Joan Didion wastes no words. This novel is slim because she only says what must be said, and the reader must make the connections and draw the conclusions. It starts at the end with a few chapters from the points of view of other characters, then shifts into the story from Maria Wyeth’s point of view. It is a picture of a depressed woman in a fake society, late 1960s Los Angeles and Las Vegas. An era with drugs and sex, movie stars in the desert and psychiatric hospitals for children, but no access to legal abortion.
(That requires a sidenote – is this the first novel I’ve read where the main character has an abortion? I can’t think of another one. Isn’t that strange, considering how many women have them? And since this one was under the table it was pretty difficult to read those parts, with the trauma to her body. Her psyche was already messed up.)

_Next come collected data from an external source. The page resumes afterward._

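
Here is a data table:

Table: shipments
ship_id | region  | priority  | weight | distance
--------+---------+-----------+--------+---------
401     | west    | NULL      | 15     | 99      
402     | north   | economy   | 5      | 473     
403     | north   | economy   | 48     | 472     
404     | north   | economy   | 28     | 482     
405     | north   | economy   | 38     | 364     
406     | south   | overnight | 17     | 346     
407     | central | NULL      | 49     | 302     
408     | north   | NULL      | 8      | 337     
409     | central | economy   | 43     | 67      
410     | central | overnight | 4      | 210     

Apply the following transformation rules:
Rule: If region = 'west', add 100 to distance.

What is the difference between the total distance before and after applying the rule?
100

Step 1: Original sum of distance = 3152
Step 2: 1 records have region = 'west'
Step 3: Each affected record changes by 100
Step 4: Total change = 1 × 100 = 100
Step 5: New sum = 3152 + 100 = 3252
Step 6: Difference = |3252 - 3152| = 100
        (Sum increased by 100)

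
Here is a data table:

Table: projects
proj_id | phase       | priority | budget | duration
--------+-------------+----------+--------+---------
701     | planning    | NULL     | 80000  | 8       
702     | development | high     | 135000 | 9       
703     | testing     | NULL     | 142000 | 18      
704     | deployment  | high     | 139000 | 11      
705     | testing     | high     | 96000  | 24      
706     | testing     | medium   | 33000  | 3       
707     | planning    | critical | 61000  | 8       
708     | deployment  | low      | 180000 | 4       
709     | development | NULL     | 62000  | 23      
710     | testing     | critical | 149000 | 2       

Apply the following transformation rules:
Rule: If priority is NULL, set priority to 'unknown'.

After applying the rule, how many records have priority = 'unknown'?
3

Step 1: Count records where priority IS NULL
Step 2: Found 3 records with NULL priority
Step 3: These records will have priority set to 'unknown'
Step 4: Records already having priority = 'unknown': 0
Step 5: Answer: 3 + 0 = 3 records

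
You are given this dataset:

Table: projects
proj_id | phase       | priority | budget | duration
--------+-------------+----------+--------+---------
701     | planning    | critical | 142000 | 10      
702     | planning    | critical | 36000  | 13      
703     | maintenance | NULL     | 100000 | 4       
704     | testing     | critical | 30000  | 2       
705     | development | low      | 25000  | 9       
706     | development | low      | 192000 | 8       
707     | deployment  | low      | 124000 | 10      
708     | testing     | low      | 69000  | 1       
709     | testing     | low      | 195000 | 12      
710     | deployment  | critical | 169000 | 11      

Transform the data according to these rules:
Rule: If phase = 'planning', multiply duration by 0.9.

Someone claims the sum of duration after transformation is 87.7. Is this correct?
No, the correct result is 77.7.

Step 1: Calculate the correct sum after transformation
Step 2: Apply multiplier 0.9 to records where phase = 'planning'
Step 3: Correct result = 77.7
Step 4: Claimed result = 87.7
Step 5: 77.7 ≠ 87.7
Conclusion: The claimed result is incorrect. The correct answer is 77.7.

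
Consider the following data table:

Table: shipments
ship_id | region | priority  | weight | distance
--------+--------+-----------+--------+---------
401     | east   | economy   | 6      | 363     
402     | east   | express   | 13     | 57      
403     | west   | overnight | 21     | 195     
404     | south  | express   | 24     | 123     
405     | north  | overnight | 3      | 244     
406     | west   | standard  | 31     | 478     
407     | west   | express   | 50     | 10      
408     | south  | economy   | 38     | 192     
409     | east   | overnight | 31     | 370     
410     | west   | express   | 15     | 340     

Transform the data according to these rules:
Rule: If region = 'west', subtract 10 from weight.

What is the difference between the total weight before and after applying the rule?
40

Step 1: Original sum of weight = 232
Step 2: 4 records have region = 'west'
Step 3: Each affected record changes by -10
Step 4: Total change = 4 × -10 = -40
Step 5: New sum = 232 + -40 = 192
Step 6: Difference = |192 - 232| = 40
        (Sum decreased by 40)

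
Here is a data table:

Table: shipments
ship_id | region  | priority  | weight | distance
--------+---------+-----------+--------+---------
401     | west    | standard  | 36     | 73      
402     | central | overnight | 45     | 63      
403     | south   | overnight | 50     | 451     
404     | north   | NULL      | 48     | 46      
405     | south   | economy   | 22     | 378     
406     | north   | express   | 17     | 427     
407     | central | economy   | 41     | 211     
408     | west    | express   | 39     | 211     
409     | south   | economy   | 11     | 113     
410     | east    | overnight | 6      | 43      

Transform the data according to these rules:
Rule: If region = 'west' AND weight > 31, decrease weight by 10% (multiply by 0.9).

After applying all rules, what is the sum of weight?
307.5

Step 1: Find records where region = 'west' AND weight > 31
Step 2: 2 records match, summing to 75
Step 3: After multiplier: 75 × 0.9 = 67.5
Step 4: Unaffected records sum: 240
Step 5: Final sum = 67.5 + 240 = 307.5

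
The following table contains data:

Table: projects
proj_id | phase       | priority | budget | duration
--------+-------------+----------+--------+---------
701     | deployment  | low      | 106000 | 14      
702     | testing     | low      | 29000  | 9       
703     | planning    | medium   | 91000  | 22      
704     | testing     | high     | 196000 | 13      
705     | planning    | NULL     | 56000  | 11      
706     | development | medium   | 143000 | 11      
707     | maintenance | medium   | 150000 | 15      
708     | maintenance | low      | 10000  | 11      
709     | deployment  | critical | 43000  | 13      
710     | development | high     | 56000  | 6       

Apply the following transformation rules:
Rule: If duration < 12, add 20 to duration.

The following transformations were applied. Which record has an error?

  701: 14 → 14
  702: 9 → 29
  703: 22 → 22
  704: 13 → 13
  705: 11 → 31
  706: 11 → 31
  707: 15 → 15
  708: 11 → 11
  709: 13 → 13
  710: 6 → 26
Record 708 has an error. The correct transformed value should be 31, not 11.

Step 1: Check each record against the rule
Step 2: Record 708 has duration = 11
Step 3: Since 11 < 12, the bonus should have been applied
Step 4: Correct value = 31, but claimed value = 11
Conclusion: Record 708 has the error.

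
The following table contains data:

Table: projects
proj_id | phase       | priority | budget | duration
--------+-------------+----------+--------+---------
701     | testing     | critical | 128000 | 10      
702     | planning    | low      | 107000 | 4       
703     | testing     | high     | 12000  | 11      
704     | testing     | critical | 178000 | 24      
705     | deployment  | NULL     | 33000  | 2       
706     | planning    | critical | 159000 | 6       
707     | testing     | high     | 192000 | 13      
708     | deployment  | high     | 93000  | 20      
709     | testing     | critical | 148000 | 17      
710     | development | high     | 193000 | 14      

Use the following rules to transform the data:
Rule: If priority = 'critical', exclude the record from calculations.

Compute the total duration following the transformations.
64

Step 1: Identify records where priority = 'critical'
Step 2: The excluded records sum to 57
Step 3: Original total duration = 121
Step 4: Remaining total = 121 - 57 = 64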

I had only read a few things of Didion before but I have this feeling that I will like her more and more as I age. I read The Year of Magical Thinking before I’d experienced any grief of my own. Oh how the reading experience would change just five years later. We studied the essay “The White Album” from the collection of essays The White Album when I took the creative non-fiction class and I knew I had to read more of her. She is not afraid to write what nobody else will say and she never sugar coats it.
Wildly disenchanted 1960s Hollywood.
This is a story about Maria, and to tell more is to ruin the swirl of consciousness. It is stark, the tarnished and penumbral side of glamour. How hard won “glamour” is. The winners, the losers, the rising and the falling; they all portray the tenuous hold each has. So close to the edge.

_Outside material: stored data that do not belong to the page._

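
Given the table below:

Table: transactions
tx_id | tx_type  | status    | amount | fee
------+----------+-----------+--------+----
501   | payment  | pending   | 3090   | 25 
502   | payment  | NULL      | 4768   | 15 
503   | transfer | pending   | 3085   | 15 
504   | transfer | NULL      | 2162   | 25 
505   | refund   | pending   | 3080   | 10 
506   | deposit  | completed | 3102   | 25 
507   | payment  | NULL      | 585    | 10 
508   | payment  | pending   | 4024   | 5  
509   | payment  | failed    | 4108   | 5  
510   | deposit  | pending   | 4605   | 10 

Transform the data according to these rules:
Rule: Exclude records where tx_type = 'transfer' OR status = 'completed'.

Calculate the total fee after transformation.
80

Step 1: Find records where tx_type = 'transfer' OR status = 'completed'
Step 2: 3 records match, summing to 65
Step 3: Original sum: 145
Step 4: Remaining sum = 145 - 65 = 80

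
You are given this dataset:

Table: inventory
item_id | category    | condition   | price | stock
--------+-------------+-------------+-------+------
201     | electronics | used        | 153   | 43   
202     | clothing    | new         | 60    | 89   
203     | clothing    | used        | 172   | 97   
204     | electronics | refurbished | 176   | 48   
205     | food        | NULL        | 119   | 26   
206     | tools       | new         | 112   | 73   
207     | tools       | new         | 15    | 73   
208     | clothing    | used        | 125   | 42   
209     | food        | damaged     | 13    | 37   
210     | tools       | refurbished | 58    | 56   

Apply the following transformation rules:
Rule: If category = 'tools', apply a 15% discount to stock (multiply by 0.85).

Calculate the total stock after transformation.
553.7

Step 1: Records with category = 'tools' have total stock = 202
Step 2: Apply multiplier: 202 × 0.85 = 171.7
Step 3: Other records total: 382
Step 4: Final sum = 171.7 + 382 = 553.7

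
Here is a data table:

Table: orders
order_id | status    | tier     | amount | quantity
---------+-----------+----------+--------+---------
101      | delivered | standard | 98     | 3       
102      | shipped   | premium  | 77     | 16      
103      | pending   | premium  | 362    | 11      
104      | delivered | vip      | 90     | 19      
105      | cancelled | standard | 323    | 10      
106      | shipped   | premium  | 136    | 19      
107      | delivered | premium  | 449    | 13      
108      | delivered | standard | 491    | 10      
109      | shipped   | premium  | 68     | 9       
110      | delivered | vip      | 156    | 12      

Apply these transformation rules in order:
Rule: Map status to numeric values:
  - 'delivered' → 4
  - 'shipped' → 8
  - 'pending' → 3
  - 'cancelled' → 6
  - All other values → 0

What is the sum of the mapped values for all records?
53

Step 1: Apply mapping to each record
Step 2: Count by status:
  'delivered': 5 records × 4 = 20
  'shipped': 3 records × 8 = 24
  'pending': 1 records × 3 = 3
  'cancelled': 1 records × 6 = 6
Step 3: Sum all mapped values = 53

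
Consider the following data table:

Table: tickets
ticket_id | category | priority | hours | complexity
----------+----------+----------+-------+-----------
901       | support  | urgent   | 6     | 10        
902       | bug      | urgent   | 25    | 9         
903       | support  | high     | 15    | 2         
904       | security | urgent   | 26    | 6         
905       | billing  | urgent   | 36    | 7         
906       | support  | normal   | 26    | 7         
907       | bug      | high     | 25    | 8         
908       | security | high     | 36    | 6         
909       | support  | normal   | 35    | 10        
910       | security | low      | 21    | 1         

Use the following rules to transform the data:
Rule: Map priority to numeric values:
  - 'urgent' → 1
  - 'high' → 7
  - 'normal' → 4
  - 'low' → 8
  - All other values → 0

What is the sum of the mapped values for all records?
41

Step 1: Apply mapping to each record
Step 2: Count by status:
  'urgent': 4 records × 1 = 4
  'high': 3 records × 7 = 21
  'normal': 2 records × 4 = 8
  'low': 1 records × 8 = 8
Step 3: Sum all mapped values = 41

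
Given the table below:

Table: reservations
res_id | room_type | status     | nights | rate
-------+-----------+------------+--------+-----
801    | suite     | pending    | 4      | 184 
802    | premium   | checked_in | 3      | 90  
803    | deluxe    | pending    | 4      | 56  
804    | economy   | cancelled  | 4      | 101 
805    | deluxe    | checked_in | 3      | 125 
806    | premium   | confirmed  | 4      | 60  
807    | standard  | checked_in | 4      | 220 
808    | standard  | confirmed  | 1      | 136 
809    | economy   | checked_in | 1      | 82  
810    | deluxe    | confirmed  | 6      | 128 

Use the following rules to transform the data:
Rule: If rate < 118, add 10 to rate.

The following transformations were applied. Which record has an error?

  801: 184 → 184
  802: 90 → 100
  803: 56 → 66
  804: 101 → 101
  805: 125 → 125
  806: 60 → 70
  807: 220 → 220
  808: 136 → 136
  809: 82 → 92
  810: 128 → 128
Record 804 has an error. The correct transformed value should be 111, not 101.

Step 1: Check each record against the rule
Step 2: Record 804 has rate = 101
Step 3: Since 101 < 118, the bonus should have been applied
Step 4: Correct value = 111, but claimed value = 101
Conclusion: Record 804 has the error.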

Honestly, I don’t recommend this story to anyone that isn’t in a good headspace because it’s brutal in a nihilistic manner. That said, it is a fantastic voice, telling of a woman’s story. I loved the abortion. I find it hysterically amusing that the more men attempt to control women’s bodies the more workarounds there are. If you haven’t ever talked to women and discussed abortion through the decades, you should because it is fascinating. It’s always been there and always will. The only question remaining is how dangerous.
My body is not state property to legislate. –yeah, this is my personal statement and not related to the book, per se. If you live in a shithole state, there are plenty of workarounds–Follow the internet crumbs.
As if one needs it straight up: this is NOT politically correct.